Sister loves people and doesn't tend to be shy- so that has never been a worry of mine. If she happens to get shy, it will only be for a few minutes and then she owns the room. She took immediately to the ladies. Holding their hands while walking down the hallway and then went right to work following their directions. He favorite word when they asked her if she could do something- Yep!
I have never been worried about her doing well within the program. She has been going to daycare since she was 6 weeks old so she is used to structure and playing with her peers. So, I can't figure out why I am so sad today. She did awesome and I couldn't be more proud... but my heart hurts.
My heart hurts and it is heavy. I didn't want to leave her today. I felt like I needed to hold on to her a little longer than usual.
I know she has been so protected by our family, friends and then daycare.
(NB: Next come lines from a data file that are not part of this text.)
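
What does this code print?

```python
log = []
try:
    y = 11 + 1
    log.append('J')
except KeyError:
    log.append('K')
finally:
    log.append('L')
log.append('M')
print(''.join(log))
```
JLM

finally runs after normal execution too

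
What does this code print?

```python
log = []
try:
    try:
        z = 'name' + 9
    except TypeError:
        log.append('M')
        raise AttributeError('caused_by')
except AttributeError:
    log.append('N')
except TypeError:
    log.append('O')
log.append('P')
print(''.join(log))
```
MNP

AttributeError raised and caught, original TypeError not re-raised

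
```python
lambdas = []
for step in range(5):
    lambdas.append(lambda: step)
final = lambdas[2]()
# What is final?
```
4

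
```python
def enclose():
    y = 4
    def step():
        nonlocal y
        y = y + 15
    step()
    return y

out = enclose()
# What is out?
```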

Being in the school system can be exciting yet scary. Will she be accepted?? Will she get the attention she needs??? Will kids make fun of her?? Will she________?? It can just go on and on.
I guess this can really be a fear for all of my kids but so much more for Izzy. I don't want her to struggle and I want to protect her. But I know she will have struggles and I can't protect her from everything. I know she is so much stronger than I ever imagined. She has overcome so much already in her short little life. But... knowing that I can't be there to protect her from the world is scary.
I wish the world would learn that everyone is different and that is ok. People have come so far and are so much more accepting of differences now than before but we still have so far to go.
This little girl doesn't see differences... she just sees you! I strive everyday to be more like her.